What Type of Graduate Program Would I Apply For With a Health Science Degree?

An interest in health science led you to an undergraduate degree, but now you are ready to look into a health science graduate program. The diversity of possibilities open to you may look daunting, but knowing your own particular skills, interests and career goals can go a long way toward helping you know what graduate programs to pursue.

Health Science as a Solid Base

The good news is that a health science degree can provide a solid base for any number of healthcare related careers. It can be a launching pad for a diversity of jobs. These may include work as a physician’s assistant, medical technician, physical therapist, healthcare manager or health educator.

How you first became interested in health science and what kind of undergraduate degree you got may affect the direction of your graduate studies now. If you got involved in health science because you already held a job or an associate’s degree in healthcare, you may have obtained an undergraduate degree in a clinical management track. If you got into health science with an eye toward graduate school later, it’s likely that you were steered into a pre-professional track.

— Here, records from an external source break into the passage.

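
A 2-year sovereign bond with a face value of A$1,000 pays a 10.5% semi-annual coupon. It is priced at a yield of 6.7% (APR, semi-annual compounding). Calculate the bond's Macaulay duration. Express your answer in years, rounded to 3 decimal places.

Periodic yield y = 0.0335. Discount each cash flow and weight by its period:
  t   CF        PV=CF/(1+0.0335)^t    t·PV
  1        52.50        50.7983        50.7983
  2        52.50        49.1517        98.3034
  3        52.50        47.5585       142.6754
  4     1,052.50       922.5293     3,690.1173
  Σ                  1,070.0377     3,981.8943
Price P = Σ PV = 1,070.0377.
Macaulay duration = Σ(t·PV) / P = 3,981.8943 / 1,070.0377 = 3.72127 half-year periods.
In years: 3.72127 / 2 = 1.86063 years.

1.861 years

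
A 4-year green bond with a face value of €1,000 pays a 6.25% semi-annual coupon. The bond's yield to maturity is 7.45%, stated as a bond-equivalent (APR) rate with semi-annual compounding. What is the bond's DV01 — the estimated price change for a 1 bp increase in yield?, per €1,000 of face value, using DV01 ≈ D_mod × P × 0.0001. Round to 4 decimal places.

€0.3320

Periodic yield y = 0.03725.
  t   CF        PV=CF/(1+0.03725)^t    t·PV
  1        31.25        30.1277        30.1277
  2        31.25        29.0458        58.0916
  3        31.25        28.0027        84.0081
  4        31.25        26.9970       107.9882
  5        31.25        26.0275       130.1376
  6        31.25        25.0928       150.5569
  7        31.25        24.1917       169.3417
  8     1,031.25       769.6556     6,157.2445
  Σ                    959.1408     6,887.4963
P = 959.1408; D_Mac = 7.18090 half-year periods = 3.59045 yrs; D_mod = 3.46151 yrs.
DV01 ≈ 3.46151 × 959.1408 × 0.0001 = 0.332008.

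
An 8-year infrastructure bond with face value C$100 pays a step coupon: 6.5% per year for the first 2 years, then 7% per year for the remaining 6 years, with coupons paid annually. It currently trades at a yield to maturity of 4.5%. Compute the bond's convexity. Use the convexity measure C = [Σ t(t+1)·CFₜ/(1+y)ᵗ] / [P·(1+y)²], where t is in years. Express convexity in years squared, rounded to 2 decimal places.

50.23

With y = 0.045:
  t   CF        PV=CF/(1+0.045)^t    t·PV        t(t+1)·PV
  1         6.50         6.2201         6.2201          12.4402
  2         6.50         5.9522        11.9045          35.7135
  3         7.00         6.1341        18.4022          73.6089
  4         7.00         5.8699        23.4797         117.3986
  5         7.00         5.6172        28.0858         168.5147
  6         7.00         5.3753        32.2516         225.7613
  7         7.00         5.1438        36.0066         288.0528
  8       107.00        75.2408       601.9265       5,417.3382
  Σ                    115.5534       758.2770       6,338.8282
P = 115.5534.
Convexity = Σ t(t+1)·PV / [P·(1+y)²] = 6,338.8282 / (115.5534 × 1.092025) = 50.23354.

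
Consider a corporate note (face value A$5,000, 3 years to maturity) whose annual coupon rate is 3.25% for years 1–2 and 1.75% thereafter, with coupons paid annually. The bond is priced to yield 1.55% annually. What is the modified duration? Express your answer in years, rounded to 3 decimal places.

Periodic yield y = 0.0155. First find Macaulay duration:
  t   CF        PV=CF/(1+0.0155)^t    t·PV
  1       162.50       160.0197       160.0197
  2       162.50       157.5772       315.1545
  3     5,087.50     4,858.0797    14,574.2392
  Σ                  5,175.6767    15,049.4134
P = 5,175.6767; Macaulay duration = 15,049.4134 / 5,175.6767 = 2.90772 years.
Modified duration = D_Mac / (1 + y) = 2.90772 / 1.0155 = 2.86334 years.

2.863 years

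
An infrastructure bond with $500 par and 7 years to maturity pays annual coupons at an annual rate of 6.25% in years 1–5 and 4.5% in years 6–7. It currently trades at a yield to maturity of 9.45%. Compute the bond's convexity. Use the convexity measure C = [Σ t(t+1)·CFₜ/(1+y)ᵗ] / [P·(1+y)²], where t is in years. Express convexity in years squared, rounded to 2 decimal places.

35.82

With y = 0.0945:
  t   CF        PV=CF/(1+0.0945)^t    t·PV        t(t+1)·PV
  1        31.25        28.5519        28.5519          57.1037
  2        31.25        26.0867        52.1733         156.5200
  3        31.25        23.8343        71.5030         286.0118
  4        31.25        21.7764        87.1058         435.5289
  5        31.25        19.8962        99.4812         596.8874
  6        22.50        13.0884        78.5306         549.7145
  7       522.50       277.7000     1,943.9002      15,551.2019
  Σ                    410.9340     2,361.2460      17,632.9683
P = 410.9340.
Convexity = Σ t(t+1)·PV / [P·(1+y)²] = 17,632.9683 / (410.9340 × 1.197930) = 35.81969.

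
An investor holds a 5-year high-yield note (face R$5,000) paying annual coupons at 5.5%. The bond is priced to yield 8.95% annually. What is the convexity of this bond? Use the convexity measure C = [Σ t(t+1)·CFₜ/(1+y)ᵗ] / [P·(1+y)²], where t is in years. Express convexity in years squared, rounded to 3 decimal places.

21.691

With y = 0.0895:
  t   CF        PV=CF/(1+0.0895)^t    t·PV        t(t+1)·PV
  1       275.00       252.4094       252.4094         504.8187
  2       275.00       231.6745       463.3490       1,390.0470
  3       275.00       212.6430       637.9289       2,551.7154
  4       275.00       195.1748       780.6992       3,903.4961
  5     5,275.00     3,436.2622    17,181.3109     103,087.8651
  Σ                  4,328.1638    19,315.6973     111,437.9423
P = 4,328.1638.
Convexity = Σ t(t+1)·PV / [P·(1+y)²] = 111,437.9423 / (4,328.1638 × 1.187010) = 21.69077.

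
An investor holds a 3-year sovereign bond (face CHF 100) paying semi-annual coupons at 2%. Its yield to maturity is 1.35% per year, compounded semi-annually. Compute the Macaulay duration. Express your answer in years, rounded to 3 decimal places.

Periodic yield y = 0.00675. Discount each cash flow and weight by its period:
  t   CF        PV=CF/(1+0.00675)^t    t·PV
  1         1.00         0.9933         0.9933
  2         1.00         0.9866         1.9733
  3         1.00         0.9800         2.9401
  4         1.00         0.9734         3.8938
  5         1.00         0.9669         4.8346
  6       101.00        97.0044       582.0265
  Σ                    101.9047       596.6616
Price P = Σ PV = 101.9047.
Macaulay duration = Σ(t·PV) / P = 596.6616 / 101.9047 = 5.85509 half-year periods.
In years: 5.85509 / 2 = 2.92755 years.

2.928 years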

Assess Your Interests and Background As You Move Forward

If the latter is the case, then you likely already have a solid area of concentration under your belt. If that concentration turned out to be a good fit for your skills and interests, you can use it now to help guide you toward a graduate degree that continues that concentration but takes it further. For instance, if you concentrated in physical therapy in a pre-professional track in an undergraduate health science degree, you may decide to get a Masters of Physical Therapy (MPT) degree.

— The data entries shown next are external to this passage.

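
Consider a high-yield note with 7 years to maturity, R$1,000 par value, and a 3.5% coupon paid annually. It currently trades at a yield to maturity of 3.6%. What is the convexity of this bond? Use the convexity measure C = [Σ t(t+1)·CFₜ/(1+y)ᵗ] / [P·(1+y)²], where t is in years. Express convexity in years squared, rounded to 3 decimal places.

With y = 0.036:
  t   CF        PV=CF/(1+0.036)^t    t·PV        t(t+1)·PV
  1        35.00        33.7838        33.7838          67.5676
  2        35.00        32.6098        65.2197         195.6590
  3        35.00        31.4767        94.4300         377.7200
  4        35.00        30.3829       121.5315         607.6577
  5        35.00        29.3271       146.6355         879.8133
  6        35.00        28.3080       169.8481       1,188.9369
  7     1,035.00       808.0199     5,656.1394      45,249.1149
  Σ                    993.9082     6,287.5880      48,566.4694
P = 993.9082.
Convexity = Σ t(t+1)·PV / [P·(1+y)²] = 48,566.4694 / (993.9082 × 1.073296) = 45.52718.

45.527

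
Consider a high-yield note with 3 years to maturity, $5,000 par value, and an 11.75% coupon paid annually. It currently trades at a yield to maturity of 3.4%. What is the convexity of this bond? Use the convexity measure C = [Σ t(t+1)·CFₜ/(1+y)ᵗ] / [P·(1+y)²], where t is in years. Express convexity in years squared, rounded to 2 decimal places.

9.86

With y = 0.034:
  t   CF        PV=CF/(1+0.034)^t    t·PV        t(t+1)·PV
  1       587.50       568.1818       568.1818       1,136.3636
  2       587.50       549.4989     1,098.9977       3,296.9931
  3     5,587.50     5,054.2407    15,162.7221      60,650.8883
  Σ                  6,171.9214    16,829.9016      65,084.2451
P = 6,171.9214.
Convexity = Σ t(t+1)·PV / [P·(1+y)²] = 65,084.2451 / (6,171.9214 × 1.069156) = 9.86312.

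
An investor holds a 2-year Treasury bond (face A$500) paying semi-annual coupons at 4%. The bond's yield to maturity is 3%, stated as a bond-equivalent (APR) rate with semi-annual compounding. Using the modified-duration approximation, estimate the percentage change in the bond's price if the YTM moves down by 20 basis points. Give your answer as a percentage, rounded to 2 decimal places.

+0.38%

Periodic yield y = 0.015. Modified duration first:
  t   CF        PV=CF/(1+0.015)^t    t·PV
  1        10.00         9.8522         9.8522
  2        10.00         9.7066        19.4132
  3        10.00         9.5632        28.6895
  4       510.00       480.5140     1,922.0558
  Σ                    509.6360     1,980.0108
P = 509.6360; D_Mac = 3.88515 half-year periods = 1.94257 yrs; D_mod = 1.94257/(1+0.015) = 1.91387 yrs.
ΔP/P ≈ -D_mod · Δy = -1.91387 × (-0.002) = +0.003828 = +0.3828%.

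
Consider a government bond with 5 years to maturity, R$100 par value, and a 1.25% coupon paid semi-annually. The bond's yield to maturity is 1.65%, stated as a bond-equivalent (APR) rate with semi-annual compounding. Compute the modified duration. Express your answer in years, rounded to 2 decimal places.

Periodic yield y = 0.00825. First find Macaulay duration:
  t   CF        PV=CF/(1+0.00825)^t    t·PV
  1        0.625         0.6199         0.6199
  2        0.625         0.6148         1.2296
  3        0.625         0.6098         1.8293
  4        0.625         0.6048         2.4192
  5        0.625         0.5998         2.9992
  6        0.625         0.5949         3.5696
  7        0.625         0.5901         4.1305
  8        0.625         0.5852         4.6819
  9        0.625         0.5805         5.2241
  10     100.625        92.6880       926.8802
  Σ                     98.0878       953.5835
P = 98.0878; Macaulay duration = 953.5835 / 98.0878 = 9.72173 half-year periods = 4.86087 years.
Modified duration = D_Mac / (1 + y) = 4.86087 / 1.00825 = 4.82109 years.

4.82 years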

If you didn’t see that far ahead when taking your undergraduate coursework, don’t worry overmuch. Even if you didn’t take a pre-professional track, there’s no reason why you can’t use your heath science degree, and your experience in a healthcare profession, as a stepping stone to graduate work. If you’ve actually worked in a healthcare environment in any capacity, for example as a medical transcriptionist or biller, an EMT or a physical therapist’s assistant, you can use that practical experience to assess what sort of healthcare environment you may want to work in. You may decide to get into a field connected to the work you’ve done before, or you may want to get into another field entirely, but chances are, your practical experience in any medical field will be helpful as you prepare.

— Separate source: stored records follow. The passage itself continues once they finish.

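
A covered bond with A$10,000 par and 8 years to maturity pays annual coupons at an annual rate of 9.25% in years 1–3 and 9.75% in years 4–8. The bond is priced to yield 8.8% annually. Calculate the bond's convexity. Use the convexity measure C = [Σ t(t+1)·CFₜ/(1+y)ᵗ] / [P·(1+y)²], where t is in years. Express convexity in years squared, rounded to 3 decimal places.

With y = 0.088:
  t   CF        PV=CF/(1+0.088)^t    t·PV        t(t+1)·PV
  1       925.00       850.1838       850.1838       1,700.3676
  2       925.00       781.4190     1,562.8379       4,688.5137
  3       925.00       718.2160     2,154.6479       8,618.5914
  4       975.00       695.8074     2,783.2295      13,916.1477
  5       975.00       639.5288     3,197.6442      19,185.8654
  6       975.00       587.8022     3,526.8135      24,687.6945
  7       975.00       540.2594     3,781.8159      30,254.5275
  8    10,975.00     5,589.5052    44,716.0418     402,444.3758
  Σ                 10,402.7219    62,573.2146     505,496.0837
P = 10,402.7219.
Convexity = Σ t(t+1)·PV / [P·(1+y)²] = 505,496.0837 / (10,402.7219 × 1.183744) = 41.04999.

41.050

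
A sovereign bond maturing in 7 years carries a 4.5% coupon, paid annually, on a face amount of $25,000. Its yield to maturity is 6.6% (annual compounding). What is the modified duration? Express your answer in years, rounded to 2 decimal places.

Periodic yield y = 0.066. First find Macaulay duration:
  t   CF        PV=CF/(1+0.066)^t    t·PV
  1     1,125.00     1,055.3471     1,055.3471
  2     1,125.00       990.0067     1,980.0133
  3     1,125.00       928.7117     2,786.1350
  4     1,125.00       871.2117     3,484.8468
  5     1,125.00       817.2718     4,086.3589
  6     1,125.00       766.6715     4,600.0287
  7    26,125.00    16,701.5149   116,910.6046
  Σ                 22,130.7353   134,903.3344
P = 22,130.7353; Macaulay duration = 134,903.3344 / 22,130.7353 = 6.09575 years.
Modified duration = D_Mac / (1 + y) = 6.09575 / 1.066 = 5.71834 years.

5.72 years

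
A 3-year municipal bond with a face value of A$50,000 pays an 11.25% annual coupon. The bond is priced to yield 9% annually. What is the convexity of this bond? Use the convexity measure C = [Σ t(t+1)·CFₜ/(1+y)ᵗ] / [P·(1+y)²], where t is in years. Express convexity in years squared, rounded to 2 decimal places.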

The best thing you can do is know yourself well and then ask experienced professionals in your field of interest lots of questions. Read up on health science career options online and think over your job experience, practical internships and the coursework you took as an undergraduate. What courses and work have you found most fulfilling? Are your main strengths ones that will help you work directly with patients, or would they be more of an asset in a support or administrative role? Once you’ve answered those questions, speak with career advisers in the health science graduate program you’re considering as well as professionals doing the kind of work that interests you most.